Aquella fue una realidad que muchos no pudieron aguantar, iniciando una emigración masiva que vació muchos pueblos que vivían del campo y llenó grandes ciudades de gente que iba a buscarse la vida de otra forma. “Mi abuelo contaba que en Granada había incluso más libertad, porque además tenían unos servicios que en Cuevas del Campo no. Además, en el pueblo vivían rodeados de sus enemigos”. Había miedo a hablar siquiera. De hecho, personas como Emeterio apenas les contaron sus penurias a sus hijos y sí a sus nietos. Con la obsesión de salvar a sus familias, todos los atropellos que sufrían por ser represaliados en la posguerra se quedaban en el núcleo familiar, hablando en voz baja para que las paredes no escuchasen. Entornos que se volvieron los únicos seguros. “Había una comunidad que ya se ha perdido. La mayoría eran analfabetos, pero si había uno que sabía leer y escribir, por la noche, a la luz de un candil, y tras toda la jornada en el campo, cogía un pizarrín y un trozo de yeso y enseñaba al resto de forma altruista”.
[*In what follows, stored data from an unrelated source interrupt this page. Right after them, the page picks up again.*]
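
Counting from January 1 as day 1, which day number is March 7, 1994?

66

Days in months before March: 31 + 28 = 59.
Plus 7 days into March → day 66.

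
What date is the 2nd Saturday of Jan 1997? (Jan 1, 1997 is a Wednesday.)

Jan 1997 begins on a Wednesday, so the first Saturday is Jan 4 (3 days later).
The 2nd Saturday is 1 weeks later: 4 + 7 = 11.

Jan 11, 1997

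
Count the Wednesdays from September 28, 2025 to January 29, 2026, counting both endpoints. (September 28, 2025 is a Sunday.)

September 28, 2025 is a Sunday; the first Wednesday on or after it is October 1, 2025 (3 days later).
From October 1, 2025 to January 29, 2026: 30 + 30 + 31 + 29 = 120 days (rest of October, November, December, January).
120 ÷ 7 = 17 full weeks with remainder 1, so 17 more Wednesdays after the first → 18.

18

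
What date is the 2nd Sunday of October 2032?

2032-10-10

October 2032 begins on a Friday, so the first Sunday is October 3 (2 days later).
The 2nd Sunday is 1 weeks later: 3 + 7 = 10.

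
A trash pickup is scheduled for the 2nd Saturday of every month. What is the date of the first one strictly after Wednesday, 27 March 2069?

March 2069 starts on a Friday; its first Saturday is the 2nd, so the 2nd Saturday is the 9th — 9 March 2069.
That is not after 27 March 2069, so look at April 2069.
April 2069 starts on a Monday; its first Saturday is the 6th, so the 2nd Saturday is the 13th — 13 April 2069.

13 April 2069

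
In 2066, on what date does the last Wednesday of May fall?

May 2066 begins on a Saturday, so the first Wednesday is May 5 (4 days later).
May 2066 has 31 days. Adding weeks: 5, 12, 19, 26 — the last one ≤ 31 is the 26th.

May 26, 2066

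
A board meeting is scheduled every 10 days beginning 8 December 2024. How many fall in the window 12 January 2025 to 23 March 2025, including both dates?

Occurrences land 10·i days after 8 December 2024 for i = 0, 1, 2, …
12 January 2025 is 35 days after the start; 35 ÷ 10 = 3 remainder 5; since the remainder is 5, round up to i = 4. First occurrence in the window: #5 on 17 January 2025 (4×10 = 40 days in).
23 March 2025 is 105 days after the start; 105 ÷ 10 = 10 remainder 5. Last occurrence in the window: #11 on 18 March 2025.
Occurrences #5 through #11: 7 in total.

7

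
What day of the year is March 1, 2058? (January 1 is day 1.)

60

Days in months before March: 31 + 28 = 59.
Plus 1 day into March → day 60.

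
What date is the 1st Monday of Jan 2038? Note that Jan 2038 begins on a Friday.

Jan 4, 2038

Jan 2038 begins on a Friday, so the first Monday is Jan 4 (3 days later).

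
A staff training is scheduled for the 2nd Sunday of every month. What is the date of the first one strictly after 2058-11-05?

2058-11-10

November 2058 starts on a Friday; its first Sunday is the 3rd, so the 2nd Sunday is the 10th — 2058-11-10.
2058-11-10 is after 2058-11-05, so that is the next one.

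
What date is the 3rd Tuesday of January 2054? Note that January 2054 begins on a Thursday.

January 20, 2054

January 2054 begins on a Thursday, so the first Tuesday is January 6 (5 days later).
The 3rd Tuesday is 2 weeks later: 6 + 14 = 20.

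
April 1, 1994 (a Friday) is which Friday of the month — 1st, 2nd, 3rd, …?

Day 1 falls in week ⌈1/7⌉ of the month.
Days 1–7 hold the 1st Friday, 8–14 the 2nd, 15–21 the 3rd, 22–28 the 4th, 29–31 the 5th.
1 is in the range for the 1st.

1st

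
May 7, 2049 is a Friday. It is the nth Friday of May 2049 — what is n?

Day 7 falls in week ⌈7/7⌉ of the month.
Days 1–7 hold the 1st Friday, 8–14 the 2nd, 15–21 the 3rd, 22–28 the 4th, 29–31 the 5th.
7 is in the range for the 1st.

1st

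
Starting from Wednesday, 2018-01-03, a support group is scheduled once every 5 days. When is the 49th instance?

The 49th occurrence is 48 intervals after the first: 48 × 5 = 240 days after 2018-01-03.
January has 31 days — 28 days to the end of January leaves 212.
February has 28 days (184 left).
March has 31 days (153 left).
April has 30 days (123 left).
May has 31 days (92 left).
June has 30 days (62 left).
July has 31 days (31 left).
31 days into August → 2018-08-31.

2018-08-31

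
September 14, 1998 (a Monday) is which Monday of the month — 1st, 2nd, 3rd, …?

2nd

Day 14 falls in week ⌈14/7⌉ of the month.
Days 1–7 hold the 1st Monday, 8–14 the 2nd, 15–21 the 3rd, 22–28 the 4th, 29–31 the 5th.
14 is in the range for the 2nd.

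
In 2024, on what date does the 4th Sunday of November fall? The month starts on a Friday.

November 24, 2024

November 2024 begins on a Friday, so the first Sunday is November 3 (2 days later).
The 4th Sunday is 3 weeks later: 3 + 21 = 24.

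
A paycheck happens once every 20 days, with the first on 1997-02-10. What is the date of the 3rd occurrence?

The 3rd occurrence is 2 intervals after the first: 2 × 20 = 40 days after 1997-02-10.
February has 28 days — 18 days to the end of February leaves 22.
22 days into March → 1997-03-22.

1997-03-22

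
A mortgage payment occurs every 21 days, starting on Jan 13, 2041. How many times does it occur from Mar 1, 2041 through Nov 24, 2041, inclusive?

Occurrences land 21·i days after Jan 13, 2041 for i = 0, 1, 2, …
Mar 1, 2041 is 47 days after the start; 47 ÷ 21 = 2 remainder 5; since the remainder is 5, round up to i = 3. First occurrence in the window: #4 on Mar 17, 2041 (3×21 = 63 days in).
Nov 24, 2041 is 315 days after the start; 315 ÷ 21 = 15 remainder 0. Last occurrence in the window: #16 on Nov 24, 2041.
Occurrences #4 through #16: 13 in total.

13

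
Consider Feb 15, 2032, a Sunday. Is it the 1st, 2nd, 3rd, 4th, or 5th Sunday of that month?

Day 15 falls in week ⌈15/7⌉ of the month.
Days 1–7 hold the 1st Sunday, 8–14 the 2nd, 15–21 the 3rd, 22–28 the 4th, 29–31 the 5th.
15 is in the range for the 3rd.

3rd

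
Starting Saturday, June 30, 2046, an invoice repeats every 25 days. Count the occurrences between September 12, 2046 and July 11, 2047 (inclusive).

Occurrences land 25·i days after June 30, 2046 for i = 0, 1, 2, …
September 12, 2046 is 74 days after the start; 74 ÷ 25 = 2 remainder 24; since the remainder is 24, round up to i = 3. First occurrence in the window: #4 on September 13, 2046 (3×25 = 75 days in).
July 11, 2047 is 376 days after the start; 376 ÷ 25 = 15 remainder 1. Last occurrence in the window: #16 on July 10, 2047.
Occurrences #4 through #16: 13 in total.

13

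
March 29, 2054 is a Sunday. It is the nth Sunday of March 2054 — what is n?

5th

Day 29 falls in week ⌈29/7⌉ of the month.
Days 1–7 hold the 1st Sunday, 8–14 the 2nd, 15–21 the 3rd, 22–28 the 4th, 29–31 the 5th.
29 is in the range for the 5th.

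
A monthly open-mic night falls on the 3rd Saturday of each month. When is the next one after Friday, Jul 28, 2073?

Aug 19, 2073

Jul 2073 starts on a Saturday; its first Saturday is the 1st, so the 3rd Saturday is the 15th — Jul 15, 2073.
That is not after Jul 28, 2073, so look at Aug 2073.
Aug 2073 starts on a Tuesday; its first Saturday is the 5th, so the 3rd Saturday is the 19th — Aug 19, 2073.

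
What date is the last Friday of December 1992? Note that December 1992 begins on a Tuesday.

December 1992 begins on a Tuesday, so the first Friday is December 4 (3 days later).
December 1992 has 31 days. Adding weeks: 4, 11, 18, 25 — the last one ≤ 31 is the 25th.

25 December 1992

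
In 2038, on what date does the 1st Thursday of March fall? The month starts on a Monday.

2038-03-04

March 2038 begins on a Monday, so the first Thursday is March 4 (3 days later).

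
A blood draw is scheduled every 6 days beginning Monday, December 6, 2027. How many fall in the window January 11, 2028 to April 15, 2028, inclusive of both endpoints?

16

Occurrences land 6·i days after December 6, 2027 for i = 0, 1, 2, …
January 11, 2028 is 36 days after the start; 36 ÷ 6 = 6 remainder 0. First occurrence in the window: #7 on January 11, 2028 (6×6 = 36 days in).
April 15, 2028 is 131 days after the start; 131 ÷ 6 = 21 remainder 5. Last occurrence in the window: #22 on April 10, 2028.
Occurrences #7 through #22: 16 in total.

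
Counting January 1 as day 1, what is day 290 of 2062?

Jan has 31 days (290 − 31 = 259 remain).
Feb has 28 days (259 − 28 = 231 remain).
Mar has 31 days (231 − 31 = 200 remain).
Apr has 30 days (200 − 30 = 170 remain).
May has 31 days (170 − 31 = 139 remain).
Jun has 30 days (139 − 30 = 109 remain).
Jul has 31 days (109 − 31 = 78 remain).
Aug has 31 days (78 − 31 = 47 remain).
Sep has 30 days (47 − 30 = 17 remain).
17 into Oct → Oct 17.

Oct 17, 2062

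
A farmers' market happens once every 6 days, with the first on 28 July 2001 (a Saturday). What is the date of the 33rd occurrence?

5 February 2002

The 33rd occurrence is 32 intervals after the first: 32 × 6 = 192 days after 28 July 2001.
July has 31 days — 3 days to the end of July leaves 189.
August has 31 days (158 left).
September has 30 days (128 left).
October has 31 days (97 left).
November has 30 days (67 left).
December has 31 days (36 left).
January has 31 days (5 left).
5 days into February → 5 February 2002.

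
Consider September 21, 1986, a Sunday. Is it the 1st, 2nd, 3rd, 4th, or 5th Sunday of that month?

3rd

Day 21 falls in week ⌈21/7⌉ of the month.
Days 1–7 hold the 1st Sunday, 8–14 the 2nd, 15–21 the 3rd, 22–28 the 4th, 29–31 the 5th.
21 is in the range for the 3rd.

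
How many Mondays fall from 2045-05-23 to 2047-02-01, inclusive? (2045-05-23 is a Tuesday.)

88

2045-05-23 is a Tuesday; the first Monday on or after it is 2045-05-29 (6 days later).
From 2045-05-29 to 2047-02-01: 216 + 365 + 32 = 613 days (rest of 2045, 2046, to 2047-02-01 in 2047).
613 ÷ 7 = 87 full weeks with remainder 4, so 87 more Mondays after the first → 88.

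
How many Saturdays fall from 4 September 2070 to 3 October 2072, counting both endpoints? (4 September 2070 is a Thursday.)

109

4 September 2070 is a Thursday; the first Saturday on or after it is 6 September 2070 (2 days later).
From 6 September 2070 to 3 October 2072: 116 + 365 + 277 = 758 days (rest of 2070, 2071, to 3 October 2072 in 2072).
758 ÷ 7 = 108 full weeks with remainder 2, so 108 more Saturdays after the first → 109.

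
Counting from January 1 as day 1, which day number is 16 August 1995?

228

Days in months before August: 31 + 28 + 31 + 30 + 31 + 30 + 31 = 212.
Plus 16 days into August → day 228.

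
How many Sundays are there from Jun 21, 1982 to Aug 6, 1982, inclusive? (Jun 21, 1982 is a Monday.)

Jun 21, 1982 is a Monday; the first Sunday on or after it is Jun 27, 1982 (6 days later).
From Jun 27, 1982 to Aug 6, 1982: 3 + 31 + 6 = 40 days (rest of Jun, Jul, Aug).
40 ÷ 7 = 5 full weeks with remainder 5, so 5 more Sundays after the first → 6.

6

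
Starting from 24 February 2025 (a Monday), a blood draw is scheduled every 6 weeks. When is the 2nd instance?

7 April 2025

The 2nd occurrence is 1 interval after the first: 1 × 42 = 42 days after 24 February 2025.
February has 28 days — 4 days to the end of February leaves 38.
March has 31 days (7 left).
7 days into April → 7 April 2025.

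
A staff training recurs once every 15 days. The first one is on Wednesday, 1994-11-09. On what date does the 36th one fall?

The 36th occurrence is 35 intervals after the first: 35 × 15 = 525 days after 1994-11-09.
November has 30 days — 21 days to the end of November leaves 504.
From end of November to end of 1994 is 31 days (473 left).
1995 has 365 days (108 left).
January has 31 days (77 left).
February has 29 days (48 left).
March has 31 days (17 left).
17 days into April → 1996-04-17.

1996-04-17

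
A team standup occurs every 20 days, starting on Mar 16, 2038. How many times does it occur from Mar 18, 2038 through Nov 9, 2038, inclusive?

Occurrences land 20·i days after Mar 16, 2038 for i = 0, 1, 2, …
Mar 18, 2038 is 2 days after the start; 2 ÷ 20 = 0 remainder 2; since the remainder is 2, round up to i = 1. First occurrence in the window: #2 on Apr 5, 2038 (1×20 = 20 days in).
Nov 9, 2038 is 238 days after the start; 238 ÷ 20 = 11 remainder 18. Last occurrence in the window: #12 on Oct 22, 2038.
Occurrences #2 through #12: 11 in total.

11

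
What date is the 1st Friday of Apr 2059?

Apr 4, 2059

The first Friday of Apr 2059 is Apr 4.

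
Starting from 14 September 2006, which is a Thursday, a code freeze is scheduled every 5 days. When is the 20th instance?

The 20th occurrence is 19 intervals after the first: 19 × 5 = 95 days after 14 September 2006.
September has 30 days — 16 days to the end of September leaves 79.
October has 31 days (48 left).
November has 30 days (18 left).
18 days into December → 18 December 2006.

18 December 2006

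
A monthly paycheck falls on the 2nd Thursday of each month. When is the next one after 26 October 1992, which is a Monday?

12 November 1992

October 1992 starts on a Thursday; its first Thursday is the 1st, so the 2nd Thursday is the 8th — 8 October 1992.
That is not after 26 October 1992, so look at November 1992.
November 1992 starts on a Sunday; its first Thursday is the 5th, so the 2nd Thursday is the 12th — 12 November 1992.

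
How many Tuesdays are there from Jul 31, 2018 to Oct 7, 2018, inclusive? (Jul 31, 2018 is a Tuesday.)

10

Jul 31, 2018 is a Tuesday; the first Tuesday on or after it is Jul 31, 2018.
From Jul 31, 2018 to Oct 7, 2018: 0 + 31 + 30 + 7 = 68 days (rest of Jul, Aug, Sep, Oct).
68 ÷ 7 = 9 full weeks with remainder 5, so 9 more Tuesdays after the first → 10.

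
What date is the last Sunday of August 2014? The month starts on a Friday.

31 August 2014

August 2014 begins on a Friday, so the first Sunday is August 3 (2 days later).
August 2014 has 31 days. Adding weeks: 3, 10, 17, 24, 31 — the last one ≤ 31 is the 31st.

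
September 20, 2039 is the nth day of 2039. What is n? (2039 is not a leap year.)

Days in months before September: 31 + 28 + 31 + 30 + 31 + 30 + 31 + 31 = 243.
Plus 20 days into September → day 263.

263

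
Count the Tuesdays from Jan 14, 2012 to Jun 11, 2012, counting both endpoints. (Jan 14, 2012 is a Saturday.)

21

Jan 14, 2012 is a Saturday; the first Tuesday on or after it is Jan 17, 2012 (3 days later).
From Jan 17, 2012 to Jun 11, 2012: 14 + 29 + 31 + 30 + 31 + 11 = 146 days (rest of Jan, Feb, Mar, Apr, May, Jun).
146 ÷ 7 = 20 full weeks with remainder 6, so 20 more Tuesdays after the first → 21.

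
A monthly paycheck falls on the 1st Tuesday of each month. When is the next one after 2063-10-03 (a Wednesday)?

October 2063 starts on a Monday, so its 1st Tuesday is 2063-10-02 (1 day in).
That is not after 2063-10-03, so look at November 2063.
November 2063 starts on a Thursday, so its 1st Tuesday is 2063-11-06 (5 days in).

2063-11-06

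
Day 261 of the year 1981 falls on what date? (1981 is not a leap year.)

January has 31 days (261 − 31 = 230 remain).
February has 28 days (230 − 28 = 202 remain).
March has 31 days (202 − 31 = 171 remain).
April has 30 days (171 − 30 = 141 remain).
May has 31 days (141 − 31 = 110 remain).
June has 30 days (110 − 30 = 80 remain).
July has 31 days (80 − 31 = 49 remain).
August has 31 days (49 − 31 = 18 remain).
18 into September → September 18.

September 18, 1981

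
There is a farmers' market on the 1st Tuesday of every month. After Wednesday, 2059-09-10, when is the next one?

September 2059 starts on a Monday, so its 1st Tuesday is 2059-09-02 (1 day in).
That is not after 2059-09-10, so look at October 2059.
October 2059 starts on a Wednesday, so its 1st Tuesday is 2059-10-07 (6 days in).

2059-10-07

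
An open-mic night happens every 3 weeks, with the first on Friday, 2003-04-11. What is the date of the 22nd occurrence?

The 22nd occurrence is 21 intervals after the first: 21 × 21 = 441 days after 2003-04-11.
April has 30 days — 19 days to the end of April leaves 422.
From end of April to end of 2003 is 245 days (177 left).
January has 31 days (146 left).
February has 29 days (117 left).
March has 31 days (86 left).
April has 30 days (56 left).
May has 31 days (25 left).
25 days into June → 2004-06-25.

2004-06-25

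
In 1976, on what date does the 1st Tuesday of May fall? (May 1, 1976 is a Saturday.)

4 May 1976

May 1976 begins on a Saturday, so the first Tuesday is May 4 (3 days later).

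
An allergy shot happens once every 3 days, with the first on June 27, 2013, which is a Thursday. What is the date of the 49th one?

November 18, 2013

The 49th occurrence is 48 intervals after the first: 48 × 3 = 144 days after June 27, 2013.
June has 30 days — 3 days to the end of June leaves 141.
July has 31 days (110 left).
August has 31 days (79 left).
September has 30 days (49 left).
October has 31 days (18 left).
18 days into November → November 18, 2013.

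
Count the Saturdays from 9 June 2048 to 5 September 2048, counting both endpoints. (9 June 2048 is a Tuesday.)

9 June 2048 is a Tuesday; the first Saturday on or after it is 13 June 2048 (4 days later).
From 13 June 2048 to 5 September 2048: 17 + 31 + 31 + 5 = 84 days (rest of June, July, August, September).
84 ÷ 7 = 12 full weeks with remainder 0, so 12 more Saturdays after the first → 13.

13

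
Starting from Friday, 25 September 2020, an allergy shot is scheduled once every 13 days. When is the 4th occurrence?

The 4th occurrence is 3 intervals after the first: 3 × 13 = 39 days after 25 September 2020.
September has 30 days — 5 days to the end of September leaves 34.
October has 31 days (3 left).
3 days into November → 3 November 2020.

3 November 2020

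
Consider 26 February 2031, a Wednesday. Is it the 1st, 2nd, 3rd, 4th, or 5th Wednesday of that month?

Day 26 falls in week ⌈26/7⌉ of the month.
Days 1–7 hold the 1st Wednesday, 8–14 the 2nd, 15–21 the 3rd, 22–28 the 4th, 29–31 the 5th.
26 is in the range for the 4th.

4th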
Vidas marcadas por la pobreza y la persecución. Vidas en las que la solidaridad se convirtió en la clave de la época para poder seguir viviendo. La voz de Emeterio Muñoz en Espigas rojas, tierras pardas así lo relata. El hombre, fallecido hace ya 30 años, es inmortal en la memoria histórica de un país que aún tiene que ser justo. Las balas y la represión acabaron con miles de personas que fueron asesinadas o murieron en vida el resto de sus días. Algunos, como los trabajadores perseguidos en el campo español, se marcharon de este mundo aún temerosos y con el silencio de quien trata de sobrevivir para ver salir el sol un día más.